The need arises whenever tensors are needed. For deep learning, most people treat them like multidimensional arrays. TensorFlow is an excellent name.
Multidimensional arrays are a thing of the past. Now we call them tensors. Get with the program or become an aging, forgotten physicist not involved in deep learning.
A lot of people heard of tensors as something used in quantum physics, which is considered by many the most advanced/difficult hard science.
So using the word Tensor suggest highly advanced stuff used by very smart people.
Expect much more Tensor stuff in the future.
Other physics terms have the same high branding potential. "Gauge" comes to my mind. However almost nobody outside of physics/maths heard of this one (in the "gauge symmetry" sense, not the "wire gauge" one), so it would need some time to grow.
It uses Tensor in the computer-sciencey-we-abuse-terms sense of "a multidimensional matrix", not in the physics sense.

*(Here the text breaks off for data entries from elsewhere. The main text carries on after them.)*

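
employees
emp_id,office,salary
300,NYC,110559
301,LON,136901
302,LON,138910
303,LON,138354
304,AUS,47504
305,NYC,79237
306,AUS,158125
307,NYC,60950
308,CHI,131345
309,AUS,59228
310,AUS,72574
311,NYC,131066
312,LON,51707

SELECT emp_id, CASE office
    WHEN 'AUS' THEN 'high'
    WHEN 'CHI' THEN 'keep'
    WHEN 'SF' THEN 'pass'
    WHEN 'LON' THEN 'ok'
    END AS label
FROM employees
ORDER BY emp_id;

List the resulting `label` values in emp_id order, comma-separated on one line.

emp_id=300: (no match → NULL) → NULL
emp_id=301: office='LON' → ok
emp_id=302: office='LON' → ok
emp_id=303: office='LON' → ok
emp_id=304: office='AUS' → high
emp_id=305: (no match → NULL) → NULL
emp_id=306: office='AUS' → high
emp_id=307: (no match → NULL) → NULL
emp_id=308: office='CHI' → keep
emp_id=309: office='AUS' → high
emp_id=310: office='AUS' → high
emp_id=311: (no match → NULL) → NULL
emp_id=312: office='LON' → ok

NULL, ok, ok, ok, high, NULL, high, NULL, keep, high, high, NULL, ok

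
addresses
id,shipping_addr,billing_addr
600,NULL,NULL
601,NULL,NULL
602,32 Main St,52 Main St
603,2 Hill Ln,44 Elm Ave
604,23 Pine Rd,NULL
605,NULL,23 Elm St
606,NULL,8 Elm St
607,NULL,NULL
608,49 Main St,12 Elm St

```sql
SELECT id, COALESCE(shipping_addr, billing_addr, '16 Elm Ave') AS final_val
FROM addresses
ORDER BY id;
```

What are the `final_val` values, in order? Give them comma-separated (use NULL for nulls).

id=600: shipping_addr=NULL, billing_addr=NULL, → literal 16 Elm Ave → 16 Elm Ave
id=601: shipping_addr=NULL, billing_addr=NULL, → literal 16 Elm Ave → 16 Elm Ave
id=602: shipping_addr=32 Main St → 32 Main St
id=603: shipping_addr=2 Hill Ln → 2 Hill Ln
id=604: shipping_addr=23 Pine Rd → 23 Pine Rd
id=605: shipping_addr=NULL, billing_addr=23 Elm St → 23 Elm St
id=606: shipping_addr=NULL, billing_addr=8 Elm St → 8 Elm St
id=607: shipping_addr=NULL, billing_addr=NULL, → literal 16 Elm Ave → 16 Elm Ave
id=608: shipping_addr=49 Main St → 49 Main St

16 Elm Ave, 16 Elm Ave, 32 Main St, 2 Hill Ln, 23 Pine Rd, 23 Elm St, 8 Elm St, 16 Elm Ave, 49 Main St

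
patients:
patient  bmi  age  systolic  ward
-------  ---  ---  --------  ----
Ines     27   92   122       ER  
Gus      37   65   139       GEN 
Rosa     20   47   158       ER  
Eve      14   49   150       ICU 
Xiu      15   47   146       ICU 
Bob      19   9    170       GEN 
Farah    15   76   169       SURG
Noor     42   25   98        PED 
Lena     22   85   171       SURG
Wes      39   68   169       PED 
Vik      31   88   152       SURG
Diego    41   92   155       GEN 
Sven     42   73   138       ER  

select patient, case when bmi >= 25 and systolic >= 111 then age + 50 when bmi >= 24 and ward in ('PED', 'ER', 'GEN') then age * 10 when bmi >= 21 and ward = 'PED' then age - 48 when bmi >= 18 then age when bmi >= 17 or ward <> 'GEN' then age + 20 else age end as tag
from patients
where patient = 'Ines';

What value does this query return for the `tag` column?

142

patient = Ines: bmi=27, age=92, systolic=122, ward=ER.
bmi >= 25 and systolic >= 111 → true → 142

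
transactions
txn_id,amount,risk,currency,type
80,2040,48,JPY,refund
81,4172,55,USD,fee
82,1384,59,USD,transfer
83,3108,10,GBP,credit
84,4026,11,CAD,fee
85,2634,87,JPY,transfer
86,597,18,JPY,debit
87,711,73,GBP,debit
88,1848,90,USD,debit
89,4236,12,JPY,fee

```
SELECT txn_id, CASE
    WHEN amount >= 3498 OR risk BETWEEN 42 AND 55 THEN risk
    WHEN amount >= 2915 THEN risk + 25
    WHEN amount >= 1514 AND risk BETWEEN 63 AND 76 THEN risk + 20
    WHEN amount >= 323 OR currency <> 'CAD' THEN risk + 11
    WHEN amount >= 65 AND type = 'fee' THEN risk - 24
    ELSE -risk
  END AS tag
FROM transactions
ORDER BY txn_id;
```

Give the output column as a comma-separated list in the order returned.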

It could be called multidimensionalmatrixflow, but I'm glad I don't have to type that on a daily basis. :)
Doesn't the word 'tensor' "abuse" the terminology in exactly the same way as 'matrix' does?
Sure, you can be mathy and insist that these are all abstract things and transformations between them, but meanwhile CS people will keep calling arrays "vectors", "matrices", and "tensors".
Some of the operations that are performed on the tensors in a neural network are non-linear. An example might be taking the tanh of all of the elements of the tensor. For these steps, you won't have invariance (or covariance) under change of basis.
Even in physics, there are applications of tensors which essentially treat tensors as multidimensional arrays (see for example, tensor networks) with no predefined transformation properties. But the operations done on tensors are always linear.